Egypt: Court investigates politican after call for early elections

Egypt: Court investigates politican after call for early elections
A court in Egypt is conducting an investigation into an Islamist politician days after he called for early presidential elections and said the government had created a 'republic of fear'.
3 min read
23 November, 2015
Aboul Fotouh ran for president in the 2012 elections [Getty]
An Egyptian court is investigating a former presidential candidate for allegedly "undermining the state" and "insulting the presidency", after he suggested last week that there should be early presidential elections.

A court in Egypt's second city Alexandria began investigating the head of the Strong Egypt Party Abd al-Moniem Aboul Fotouh on Sunday after a third party lawyer lodged a series of complaints against him and accused him of being a member of the now-banned Muslim Brotherhood.

In an interview last Thursday with BBC Arabic, Aboul Fotouh called for early presidential elections and criticised the ongoing parliamentary elections.

"The alternative to early presidential elections is either a military coup against the current regime, or chaos. The parliamentary elections are being fought between supporters and supporters [of the state] - there is no opposition," he said.

See Also: Egypt elections: low turnout and empty polling centres

The former presidential candidate added that president Abd al-Fattah al-Sisi had created a "republic of fear" which has failed to bring about any significant changes.
     The alternative to early presidential elections is either a military coup against the current regime, or chaos.
- Aboul Fotouh, head of the Strong Egypt Party

"As for Sisi, we have had a year of his rule.
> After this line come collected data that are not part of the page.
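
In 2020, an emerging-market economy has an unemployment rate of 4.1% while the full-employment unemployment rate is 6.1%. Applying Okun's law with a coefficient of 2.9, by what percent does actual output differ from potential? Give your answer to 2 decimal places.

5.80%

The unemployment gap is 4.1 - 6.1 = -2 percentage points.
Okun's law gives an output gap of -2.9 × (-2) = 5.8%, i.e. 5.80% above potential.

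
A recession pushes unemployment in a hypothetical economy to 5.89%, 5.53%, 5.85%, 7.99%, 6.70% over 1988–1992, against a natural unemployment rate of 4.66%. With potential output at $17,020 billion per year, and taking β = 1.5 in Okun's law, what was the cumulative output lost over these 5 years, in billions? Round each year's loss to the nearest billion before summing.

Year 1988: gap = -1.5 × (5.89 - 4.66) = -1.845%, loss ≈ 17020 × 1.845/100 ≈ 314.
Year 1989: gap = -1.5 × (5.53 - 4.66) = -1.305%, loss ≈ 17020 × 1.305/100 ≈ 222.
Year 1990: gap = -1.5 × (5.85 - 4.66) = -1.785%, loss ≈ 17020 × 1.785/100 ≈ 304.
Year 1991: gap = -1.5 × (7.99 - 4.66) = -4.995%, loss ≈ 17020 × 4.995/100 ≈ 850.
Year 1992: gap = -1.5 × (6.7 - 4.66) = -3.06%, loss ≈ 17020 × 3.06/100 ≈ 521.
Total lost output = 314 + 222 + 304 + 850 + 521 = 2211 billion.

$2,211 billion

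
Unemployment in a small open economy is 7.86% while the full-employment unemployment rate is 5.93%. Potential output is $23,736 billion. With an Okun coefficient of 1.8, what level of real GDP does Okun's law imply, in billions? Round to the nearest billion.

$22,911 billion

Unemployment gap = 7.86 - 5.93 = 1.93 points, so the output gap is -1.8 × 1.93 = -3.474%.
Actual GDP = 23736 × (1 - 3.474/100) = 23736 × 0.96526 ≈ 22911 billion.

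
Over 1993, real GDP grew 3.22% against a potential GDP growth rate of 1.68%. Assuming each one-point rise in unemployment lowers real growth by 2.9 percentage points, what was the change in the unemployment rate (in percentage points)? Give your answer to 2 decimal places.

-0.53 percentage points

Growth-rate Okun's law: g_Y = g_Y* - β × Δu, so Δu = (g_Y* - g_Y)/β.
Δu = (1.68 - 3.22)/2.9 = -1.54/2.9 = -0.53 percentage points.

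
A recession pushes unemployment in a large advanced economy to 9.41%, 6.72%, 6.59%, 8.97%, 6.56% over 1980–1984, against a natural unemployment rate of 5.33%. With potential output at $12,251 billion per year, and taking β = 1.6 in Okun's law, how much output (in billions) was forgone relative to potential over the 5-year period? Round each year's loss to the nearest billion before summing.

Year 1980: gap = -1.6 × (9.41 - 5.33) = -6.528%, loss ≈ 12251 × 6.528/100 ≈ 800.
Year 1981: gap = -1.6 × (6.72 - 5.33) = -2.224%, loss ≈ 12251 × 2.224/100 ≈ 272.
Year 1982: gap = -1.6 × (6.59 - 5.33) = -2.016%, loss ≈ 12251 × 2.016/100 ≈ 247.
Year 1983: gap = -1.6 × (8.97 - 5.33) = -5.824%, loss ≈ 12251 × 5.824/100 ≈ 713.
Year 1984: gap = -1.6 × (6.56 - 5.33) = -1.968%, loss ≈ 12251 × 1.968/100 ≈ 241.
Total lost output = 800 + 272 + 247 + 713 + 241 = 2273 billion.

$2,273 billion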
There is a deterioration in the political sphere, in the economic sphere, the social sphere," Aboul Fotouh said in his first televised interview in nearly two years.
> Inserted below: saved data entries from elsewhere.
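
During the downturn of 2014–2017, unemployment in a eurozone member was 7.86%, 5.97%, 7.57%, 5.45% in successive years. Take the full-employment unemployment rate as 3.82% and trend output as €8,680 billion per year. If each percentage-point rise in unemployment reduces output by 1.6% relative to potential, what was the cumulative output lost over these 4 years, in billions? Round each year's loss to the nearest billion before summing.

Year 2014: gap = -1.6 × (7.86 - 3.82) = -6.464%, loss ≈ 8680 × 6.464/100 ≈ 561.
Year 2015: gap = -1.6 × (5.97 - 3.82) = -3.44%, loss ≈ 8680 × 3.44/100 ≈ 299.
Year 2016: gap = -1.6 × (7.57 - 3.82) = -6%, loss ≈ 8680 × 6/100 ≈ 521.
Year 2017: gap = -1.6 × (5.45 - 3.82) = -2.608%, loss ≈ 8680 × 2.608/100 ≈ 226.
Total lost output = 561 + 299 + 521 + 226 = 1607 billion.

€1,607 billion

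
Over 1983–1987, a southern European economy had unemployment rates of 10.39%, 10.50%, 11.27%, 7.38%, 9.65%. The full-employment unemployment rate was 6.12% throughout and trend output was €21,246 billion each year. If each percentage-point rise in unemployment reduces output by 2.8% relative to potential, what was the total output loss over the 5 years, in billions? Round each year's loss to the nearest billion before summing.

€11,060 billion

Year 1983: gap = -2.8 × (10.39 - 6.12) = -11.956%, loss ≈ 21246 × 11.956/100 ≈ 2540.
Year 1984: gap = -2.8 × (10.5 - 6.12) = -12.264%, loss ≈ 21246 × 12.264/100 ≈ 2606.
Year 1985: gap = -2.8 × (11.27 - 6.12) = -14.42%, loss ≈ 21246 × 14.42/100 ≈ 3064.
Year 1986: gap = -2.8 × (7.38 - 6.12) = -3.528%, loss ≈ 21246 × 3.528/100 ≈ 750.
Year 1987: gap = -2.8 × (9.65 - 6.12) = -9.884%, loss ≈ 21246 × 9.884/100 ≈ 2100.
Total lost output = 2540 + 2606 + 3064 + 750 + 2100 = 11060 billion.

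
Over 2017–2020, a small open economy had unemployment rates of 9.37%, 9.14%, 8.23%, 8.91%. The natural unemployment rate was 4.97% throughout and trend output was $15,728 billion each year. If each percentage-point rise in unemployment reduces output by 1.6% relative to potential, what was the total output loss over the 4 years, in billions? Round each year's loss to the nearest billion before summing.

Year 2017: gap = -1.6 × (9.37 - 4.97) = -7.04%, loss ≈ 15728 × 7.04/100 ≈ 1107.
Year 2018: gap = -1.6 × (9.14 - 4.97) = -6.672%, loss ≈ 15728 × 6.672/100 ≈ 1049.
Year 2019: gap = -1.6 × (8.23 - 4.97) = -5.216%, loss ≈ 15728 × 5.216/100 ≈ 820.
Year 2020: gap = -1.6 × (8.91 - 4.97) = -6.304%, loss ≈ 15728 × 6.304/100 ≈ 991.
Total lost output = 1107 + 1049 + 820 + 991 = 3967 billion.

$3,967 billion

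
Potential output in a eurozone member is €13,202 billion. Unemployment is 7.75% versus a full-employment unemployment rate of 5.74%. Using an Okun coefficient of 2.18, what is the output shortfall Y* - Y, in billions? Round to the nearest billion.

Output gap = -2.18 × (7.75 - 5.74) = -2.18 × 2.01 = -4.3818%.
Actual GDP ≈ 13202 × 0.956182 ≈ 12624 billion, so the shortfall is 13202 - 12624 = 578 billion.

€578 billion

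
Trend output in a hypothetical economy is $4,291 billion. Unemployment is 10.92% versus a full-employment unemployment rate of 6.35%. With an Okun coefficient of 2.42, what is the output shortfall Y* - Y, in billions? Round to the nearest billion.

Output gap = -2.42 × (10.92 - 6.35) = -2.42 × 4.57 = -11.0594%.
Actual GDP ≈ 4291 × 0.889406 ≈ 3816 billion, so the shortfall is 4291 - 3816 = 475 billion.

$475 billion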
Members of the Strong Egypt party have repeated Aboul Fotouh's criticism.

"What Aboul Fotouh meant by calling for early presidential elections was that the head of the regime has become the main problem, blocking the path towards genuine democracy," Strong Egypt's spokesman, Ahmad Imam, told al-Araby al-Jadeed's Egypt correspondent.
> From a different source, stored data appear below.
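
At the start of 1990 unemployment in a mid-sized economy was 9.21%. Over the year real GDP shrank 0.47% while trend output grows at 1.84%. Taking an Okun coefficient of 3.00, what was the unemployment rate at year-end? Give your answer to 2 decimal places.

9.98%

Growth-rate Okun's law: g_Y = g_Y* - β × Δu, so Δu = (g_Y* - g_Y)/β.
Δu = (1.84 + 0.47)/3.00 = 2.31/3.00 = 0.77 percentage points.
Year-end unemployment = 9.21 + 0.77 = 9.98%.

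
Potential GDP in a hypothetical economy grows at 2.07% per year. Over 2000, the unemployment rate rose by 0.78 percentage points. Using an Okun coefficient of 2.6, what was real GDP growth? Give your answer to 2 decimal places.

0.04%

Growth-rate Okun's law: g_Y = g_Y* - β × Δu.
g_Y = 2.07 - 2.6 × (0.78) = 2.07 - 2.028 = 0.042%, i.e. 0.04% to 2 d.p.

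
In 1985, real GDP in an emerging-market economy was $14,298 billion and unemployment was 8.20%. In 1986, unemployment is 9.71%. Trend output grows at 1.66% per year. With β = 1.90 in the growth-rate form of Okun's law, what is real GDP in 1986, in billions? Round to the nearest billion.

Δu = 9.71 - 8.2 = 1.51 points.
Okun's law (growth form): g_Y = g_Y* - β × Δu = 1.66 - 1.90 × (1.51) = 1.66 - 2.869 = -1.209%.
Real GDP in the next year = 14298 × (1 - 1.209/100) = 14298 × 0.98791 ≈ 14125 billion.

$14,125 billion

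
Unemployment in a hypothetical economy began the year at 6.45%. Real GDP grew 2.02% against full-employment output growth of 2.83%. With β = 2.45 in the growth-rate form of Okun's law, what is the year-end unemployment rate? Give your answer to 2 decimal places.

Growth-rate Okun's law: g_Y = g_Y* - β × Δu, so Δu = (g_Y* - g_Y)/β.
Δu = (2.83 - 2.02)/2.45 = 0.81/2.45 = 0.33 percentage points.
Year-end unemployment = 6.45 + 0.33 = 6.78%.

6.78%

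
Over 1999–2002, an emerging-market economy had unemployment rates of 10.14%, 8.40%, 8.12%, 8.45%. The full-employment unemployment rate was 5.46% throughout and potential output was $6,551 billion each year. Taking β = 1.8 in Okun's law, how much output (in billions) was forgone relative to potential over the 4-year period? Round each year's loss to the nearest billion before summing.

$1,566 billion

Year 1999: gap = -1.8 × (10.14 - 5.46) = -8.424%, loss ≈ 6551 × 8.424/100 ≈ 552.
Year 2000: gap = -1.8 × (8.4 - 5.46) = -5.292%, loss ≈ 6551 × 5.292/100 ≈ 347.
Year 2001: gap = -1.8 × (8.12 - 5.46) = -4.788%, loss ≈ 6551 × 4.788/100 ≈ 314.
Year 2002: gap = -1.8 × (8.45 - 5.46) = -5.382%, loss ≈ 6551 × 5.382/100 ≈ 353.
Total lost output = 552 + 347 + 314 + 353 = 1566 billion.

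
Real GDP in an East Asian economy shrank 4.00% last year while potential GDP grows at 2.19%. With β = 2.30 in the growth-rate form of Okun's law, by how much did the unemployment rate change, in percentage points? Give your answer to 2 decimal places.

Growth-rate Okun's law: g_Y = g_Y* - β × Δu, so Δu = (g_Y* - g_Y)/β.
Δu = (2.19 + 4)/2.30 = 6.19/2.30 = 2.69 percentage points.

2.69 percentage points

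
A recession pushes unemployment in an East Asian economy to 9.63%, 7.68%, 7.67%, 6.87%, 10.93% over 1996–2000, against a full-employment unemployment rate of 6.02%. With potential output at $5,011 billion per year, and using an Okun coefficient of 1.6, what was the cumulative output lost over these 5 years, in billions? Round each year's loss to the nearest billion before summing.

Year 1996: gap = -1.6 × (9.63 - 6.02) = -5.776%, loss ≈ 5011 × 5.776/100 ≈ 289.
Year 1997: gap = -1.6 × (7.68 - 6.02) = -2.656%, loss ≈ 5011 × 2.656/100 ≈ 133.
Year 1998: gap = -1.6 × (7.67 - 6.02) = -2.64%, loss ≈ 5011 × 2.64/100 ≈ 132.
Year 1999: gap = -1.6 × (6.87 - 6.02) = -1.36%, loss ≈ 5011 × 1.36/100 ≈ 68.
Year 2000: gap = -1.6 × (10.93 - 6.02) = -7.856%, loss ≈ 5011 × 7.856/100 ≈ 394.
Total lost output = 289 + 133 + 132 + 68 + 394 = 1016 billion.

$1,016 billion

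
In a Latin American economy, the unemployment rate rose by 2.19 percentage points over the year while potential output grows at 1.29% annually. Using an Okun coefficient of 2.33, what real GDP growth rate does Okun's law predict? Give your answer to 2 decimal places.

-3.81%

Growth-rate Okun's law: g_Y = g_Y* - β × Δu.
g_Y = 1.29 - 2.33 × (2.19) = 1.29 - 5.1027 = -3.8127%, i.e. -3.81% to 2 d.p.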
"This is at a time when there are in increasing number of calls for the presidential term to be extended and for the constitution to be amended to allow Sisi to remain in power," Imam added.

A leader in the Strong Egypt Party said Aboul Fotouh's comments have come at an extremely sensitive time for Sisi with the fourth anniversary of the January 25 revolution coming up and Sisi's recent decline in popularity over the mismanagement of flooding in the north of the country.

Aboul Fotouh, a medical doctor by training, was once a member of the Muslim Brotherhood before formally quitting the organisation ahead of his run for president in 2012, in which he won 17.47 percent of the vote in the first round.

This is his second call in less than six months for early presidential elections after a plea for the same in June. He also called for early elections nine months into ousted president Mohammad Morsi's tenure when he said that his policies weren't going to help the country achieve the goals of the 2011 revolution.

Earlier this month, prominent investigative journalist Hossam Bahgat was detained then released by military intelligence for "publishing false information".

Bahgat had recently written an article about the military trial of 26 officers who were accused and convicted of planning a coup.